Но Кавелин использует не его и не создает русской замены. Он берет лишь стоящее за этим именем понятие, но использует слово «мотив». В классической латыни его нет. Значит, он мог взять его либо с французского, либо с английского. Пишутся они там по-разному, но звучат в русском произношении одинаково.
Современный читатель, читая Кавелина, ни за что не разглядит за его «мотивом» Кантовский Triebfeder, а вместе с ним пройдет и мимо той философской культуры, что стоит за этим словом, и мимо действительного понятия. А действительное понятие, скрывающееся за немецким Triebfeder, означает порыв или побуждение, мотив же, если вспомнить его латинскую основу, означал движение.

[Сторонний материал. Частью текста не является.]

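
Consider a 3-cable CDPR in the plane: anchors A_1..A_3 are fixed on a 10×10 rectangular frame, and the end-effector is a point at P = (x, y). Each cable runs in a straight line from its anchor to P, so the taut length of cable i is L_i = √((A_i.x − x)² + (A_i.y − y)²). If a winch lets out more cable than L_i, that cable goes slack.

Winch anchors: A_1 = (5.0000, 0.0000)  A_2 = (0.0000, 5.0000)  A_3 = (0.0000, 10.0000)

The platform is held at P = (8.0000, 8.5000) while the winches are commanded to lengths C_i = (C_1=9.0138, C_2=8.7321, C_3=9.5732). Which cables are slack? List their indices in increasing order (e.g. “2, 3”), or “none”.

3

cable 1: L_1 = ‖A_1−P‖ = 9.0139;  C_1 = 9.0138 → taut
cable 2: L_2 = ‖A_2−P‖ = 8.7321;  C_2 = 8.7321 → taut
cable 3: L_3 = ‖A_3−P‖ = 8.1394;  C_3 = 9.5732 → slack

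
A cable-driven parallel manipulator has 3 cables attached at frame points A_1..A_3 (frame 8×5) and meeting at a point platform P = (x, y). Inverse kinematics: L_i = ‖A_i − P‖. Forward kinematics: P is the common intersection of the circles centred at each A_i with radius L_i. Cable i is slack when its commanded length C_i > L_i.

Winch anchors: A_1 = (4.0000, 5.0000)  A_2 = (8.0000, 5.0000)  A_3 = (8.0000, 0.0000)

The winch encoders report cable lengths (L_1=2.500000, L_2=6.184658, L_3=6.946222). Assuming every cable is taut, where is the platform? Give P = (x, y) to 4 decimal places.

expand ‖A_i−P‖²=L_i² and subtract eq 1 (c_i ≔ ‖A_i‖²−L_i²)
c_1 = 16.0000+25.0000−6.2500 = 34.7500
eq1−eq2 → [-8.0000  0.0000]·P = -16.0000
eq1−eq3 → [-8.0000  10.0000]·P = 19.0000
2×2 solve → P = (2.0000, 3.5000)

(2.0000, 3.5000)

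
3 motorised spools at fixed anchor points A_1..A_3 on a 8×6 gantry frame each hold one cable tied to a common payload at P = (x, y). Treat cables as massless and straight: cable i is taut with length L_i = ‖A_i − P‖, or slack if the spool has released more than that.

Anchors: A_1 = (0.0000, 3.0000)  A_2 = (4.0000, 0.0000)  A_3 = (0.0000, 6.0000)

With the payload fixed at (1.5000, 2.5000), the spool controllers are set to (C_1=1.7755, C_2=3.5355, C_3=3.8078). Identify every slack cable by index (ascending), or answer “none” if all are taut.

cable 1: L_1 = ‖A_1−P‖ = 1.5811;  C_1 = 1.7755 → slack
cable 2: L_2 = ‖A_2−P‖ = 3.5355;  C_2 = 3.5355 → taut
cable 3: L_3 = ‖A_3−P‖ = 3.8079;  C_3 = 3.8078 → taut

1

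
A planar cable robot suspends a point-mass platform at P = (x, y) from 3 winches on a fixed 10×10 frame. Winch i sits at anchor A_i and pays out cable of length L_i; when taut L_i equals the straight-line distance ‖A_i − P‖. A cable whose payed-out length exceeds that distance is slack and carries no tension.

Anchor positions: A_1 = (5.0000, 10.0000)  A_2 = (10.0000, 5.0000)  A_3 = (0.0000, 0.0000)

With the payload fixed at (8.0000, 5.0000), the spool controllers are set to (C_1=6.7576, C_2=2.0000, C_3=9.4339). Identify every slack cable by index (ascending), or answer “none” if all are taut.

i=1: geometric 5.8310 vs commanded 6.7576 ⇒ slack
i=2: geometric 2.0000 vs commanded 2.0000 ⇒ taut
i=3: geometric 9.4340 vs commanded 9.4339 ⇒ taut

1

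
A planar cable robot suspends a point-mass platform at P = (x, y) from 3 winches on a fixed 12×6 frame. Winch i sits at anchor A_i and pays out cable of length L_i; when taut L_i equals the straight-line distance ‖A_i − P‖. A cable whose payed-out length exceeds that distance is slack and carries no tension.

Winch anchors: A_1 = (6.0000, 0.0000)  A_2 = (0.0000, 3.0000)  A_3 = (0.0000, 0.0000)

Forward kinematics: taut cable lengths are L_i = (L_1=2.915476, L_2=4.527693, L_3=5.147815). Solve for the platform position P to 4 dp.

each cable: (A_i−P)·(A_i−P) = L_i²; let c_i = ‖A_i‖²−L_i²
c_1 = 36.0000+0.0000−8.5000 = 27.5000
row 1: 12.0000x − 6.0000y = 39.0000  (c_2=-11.5000)
row 2: 12.0000x + 0.0000y = 54.0000  (c_3=-26.5000)
Cramer on rows 1–2 → x = 4.5000, y = 2.5000

(4.5000, 2.5000)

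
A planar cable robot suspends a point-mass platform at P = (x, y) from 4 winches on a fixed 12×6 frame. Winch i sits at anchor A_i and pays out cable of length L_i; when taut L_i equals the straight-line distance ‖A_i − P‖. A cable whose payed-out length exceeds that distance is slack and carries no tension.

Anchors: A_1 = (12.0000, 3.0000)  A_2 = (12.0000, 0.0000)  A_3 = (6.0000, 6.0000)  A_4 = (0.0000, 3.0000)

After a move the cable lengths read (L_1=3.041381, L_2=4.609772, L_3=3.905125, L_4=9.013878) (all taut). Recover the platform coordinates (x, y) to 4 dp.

(9.0000, 3.5000)

expand ‖A_i−P‖²=L_i² and subtract eq 1 (q_i ≔ ‖A_i‖²−L_i²)
q_1 = 144.0000+9.0000−9.2500 = 143.7500
eq1−eq2 → [0.0000  6.0000]·P = 21.0000
eq1−eq3 → [12.0000  -6.0000]·P = 87.0000
eq1−eq4 → [24.0000  0.0000]·P = 216.0000
2×2 solve → P = (9.0000, 3.5000)
check cable 4: ‖A_4−P‖² = 81.2500 ≈ L_4² = 81.2500 ✓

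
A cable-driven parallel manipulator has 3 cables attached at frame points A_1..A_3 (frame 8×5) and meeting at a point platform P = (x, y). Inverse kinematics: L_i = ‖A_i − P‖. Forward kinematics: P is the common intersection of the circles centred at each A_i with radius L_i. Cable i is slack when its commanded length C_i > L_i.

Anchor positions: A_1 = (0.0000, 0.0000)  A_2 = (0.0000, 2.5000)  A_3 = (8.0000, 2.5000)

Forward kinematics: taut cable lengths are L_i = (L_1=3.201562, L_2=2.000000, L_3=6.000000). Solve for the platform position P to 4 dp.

expand ‖A_i−P‖²=L_i² and subtract eq 1 (q_i ≔ ‖A_i‖²−L_i²)
q_1 = 0.0000+0.0000−10.2500 = -10.2500
eq1−eq2 → [0.0000  -5.0000]·P = -12.5000
eq1−eq3 → [-16.0000  -5.0000]·P = -44.5000
2×2 solve → P = (2.0000, 2.5000)

(2.0000, 2.5000)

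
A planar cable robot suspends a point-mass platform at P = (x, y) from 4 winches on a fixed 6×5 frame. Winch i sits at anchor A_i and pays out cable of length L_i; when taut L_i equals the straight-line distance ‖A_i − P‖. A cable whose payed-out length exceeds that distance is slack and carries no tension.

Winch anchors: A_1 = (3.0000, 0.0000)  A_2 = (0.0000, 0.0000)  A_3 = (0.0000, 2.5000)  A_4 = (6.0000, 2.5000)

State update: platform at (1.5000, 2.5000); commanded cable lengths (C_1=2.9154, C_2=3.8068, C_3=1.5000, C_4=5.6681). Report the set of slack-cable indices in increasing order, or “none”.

cable 1: √((1.5000)²+(-2.5000)²)=2.9155, C_1=2.9154: taut
cable 2: √((-1.5000)²+(-2.5000)²)=2.9155, C_2=3.8068: slack
cable 3: √((-1.5000)²+(0.0000)²)=1.5000, C_3=1.5000: taut
cable 4: √((4.5000)²+(0.0000)²)=4.5000, C_4=5.6681: slack

2, 4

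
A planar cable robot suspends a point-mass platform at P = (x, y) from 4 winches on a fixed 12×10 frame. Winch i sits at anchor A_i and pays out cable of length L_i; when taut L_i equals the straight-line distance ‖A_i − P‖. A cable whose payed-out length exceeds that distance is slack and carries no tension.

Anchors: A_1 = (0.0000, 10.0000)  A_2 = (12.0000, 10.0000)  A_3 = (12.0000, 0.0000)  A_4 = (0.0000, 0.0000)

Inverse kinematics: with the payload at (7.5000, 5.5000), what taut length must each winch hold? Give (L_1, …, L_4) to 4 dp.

(8.7464, 6.3640, 7.1063, 9.3005)

cable 1: Δx=-7.5000, Δy=4.5000; L_1 = √(Δx²+Δy²) = 8.7464
cable 2: Δx=4.5000, Δy=4.5000; L_2 = √(Δx²+Δy²) = 6.3640
cable 3: Δx=4.5000, Δy=-5.5000; L_3 = √(Δx²+Δy²) = 7.1063
cable 4: Δx=-7.5000, Δy=-5.5000; L_4 = √(Δx²+Δy²) = 9.3005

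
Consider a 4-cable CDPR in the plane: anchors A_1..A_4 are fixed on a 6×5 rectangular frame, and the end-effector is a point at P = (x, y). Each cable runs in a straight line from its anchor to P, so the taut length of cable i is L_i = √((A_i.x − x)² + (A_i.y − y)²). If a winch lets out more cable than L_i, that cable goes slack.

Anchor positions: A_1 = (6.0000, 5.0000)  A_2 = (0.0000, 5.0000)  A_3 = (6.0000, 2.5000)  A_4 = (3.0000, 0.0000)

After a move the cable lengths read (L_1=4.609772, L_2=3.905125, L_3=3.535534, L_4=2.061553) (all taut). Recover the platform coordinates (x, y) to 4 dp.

circle eqns → linear via eq_j − eq_1; set k_j = A_j·A_j − L_j²
k_1 = 36.0000+25.0000−21.2500 = 39.7500
12.0000·x + 0.0000·y = k_1−k_2 = 30.0000
0.0000·x + 5.0000·y = k_1−k_3 = 10.0000
6.0000·x + 10.0000·y = k_1−k_4 = 35.0000
solve first two rows → x=2.5000, y=2.0000
check cable 4: ‖A_4−P‖² = 4.2500 ≈ L_4² = 4.2500 ✓

(2.5000, 2.0000)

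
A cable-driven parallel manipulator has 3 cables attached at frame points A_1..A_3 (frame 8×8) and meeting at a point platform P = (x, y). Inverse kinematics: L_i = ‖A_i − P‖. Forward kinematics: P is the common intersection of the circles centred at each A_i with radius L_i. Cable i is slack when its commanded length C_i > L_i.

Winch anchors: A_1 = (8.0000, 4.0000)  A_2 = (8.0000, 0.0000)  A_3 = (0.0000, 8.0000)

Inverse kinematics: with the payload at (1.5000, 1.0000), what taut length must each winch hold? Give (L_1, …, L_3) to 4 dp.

L_1 = √((8.0000−1.5000)² + (4.0000−1.0000)²) = 7.1589
L_2 = √((8.0000−1.5000)² + (0.0000−1.0000)²) = 6.5765
L_3 = √((0.0000−1.5000)² + (8.0000−1.0000)²) = 7.1589

(7.1589, 6.5765, 7.1589)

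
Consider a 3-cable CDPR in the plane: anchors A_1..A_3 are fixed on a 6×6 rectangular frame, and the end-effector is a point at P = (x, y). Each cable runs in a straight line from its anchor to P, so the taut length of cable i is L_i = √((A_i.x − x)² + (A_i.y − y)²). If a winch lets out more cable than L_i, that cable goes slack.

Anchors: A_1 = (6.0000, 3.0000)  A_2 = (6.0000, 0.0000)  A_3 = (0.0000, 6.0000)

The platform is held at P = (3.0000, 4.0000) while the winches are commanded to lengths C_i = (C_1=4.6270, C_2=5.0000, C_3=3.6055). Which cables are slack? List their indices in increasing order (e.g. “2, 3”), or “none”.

1

cable 1: √((3.0000)²+(-1.0000)²)=3.1623, C_1=4.6270: slack
cable 2: √((3.0000)²+(-4.0000)²)=5.0000, C_2=5.0000: taut
cable 3: √((-3.0000)²+(2.0000)²)=3.6056, C_3=3.6055: taut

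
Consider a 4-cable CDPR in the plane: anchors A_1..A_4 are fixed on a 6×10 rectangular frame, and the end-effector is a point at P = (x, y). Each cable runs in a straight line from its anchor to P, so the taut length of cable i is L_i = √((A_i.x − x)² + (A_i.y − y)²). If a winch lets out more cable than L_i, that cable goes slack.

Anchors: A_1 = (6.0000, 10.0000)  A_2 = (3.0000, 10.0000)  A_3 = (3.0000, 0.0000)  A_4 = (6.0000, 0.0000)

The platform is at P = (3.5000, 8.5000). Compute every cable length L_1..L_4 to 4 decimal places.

L_1: Δ = A_1−P = (2.5000, 1.5000) → ‖Δ‖ = √8.5000 = 2.9155
L_2: Δ = A_2−P = (-0.5000, 1.5000) → ‖Δ‖ = √2.5000 = 1.5811
L_3: Δ = A_3−P = (-0.5000, -8.5000) → ‖Δ‖ = √72.5000 = 8.5147
L_4: Δ = A_4−P = (2.5000, -8.5000) → ‖Δ‖ = √78.5000 = 8.8600

(2.9155, 1.5811, 8.5147, 8.8600)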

Побуждение и движение – очень, очень разные вещи и разные действия. По крайней мере, для человека, который хочет, чтобы психология была точной и действенной наукой. Сейчас, говоря о мотивации, мы имеем в виду именно то, что побуждает нас к определенным поступкам. При чем тут движение? Непонятно. Но можно ли сделать прикладную науку из непонятных оснований?
Поэтому я вынужден продолжать свой поиск. Но прежде чем отправиться в Англию и Францию, несколько слов о предшественнике Канта Лейбнице и той среде, в которой рождалось понятие Побудителя к действию.
Глава 4
Континентальные мотивы. Лейбниц
Кант любил Локка и не любил Лейбница. Это сквозит в его «Критике чистого разума».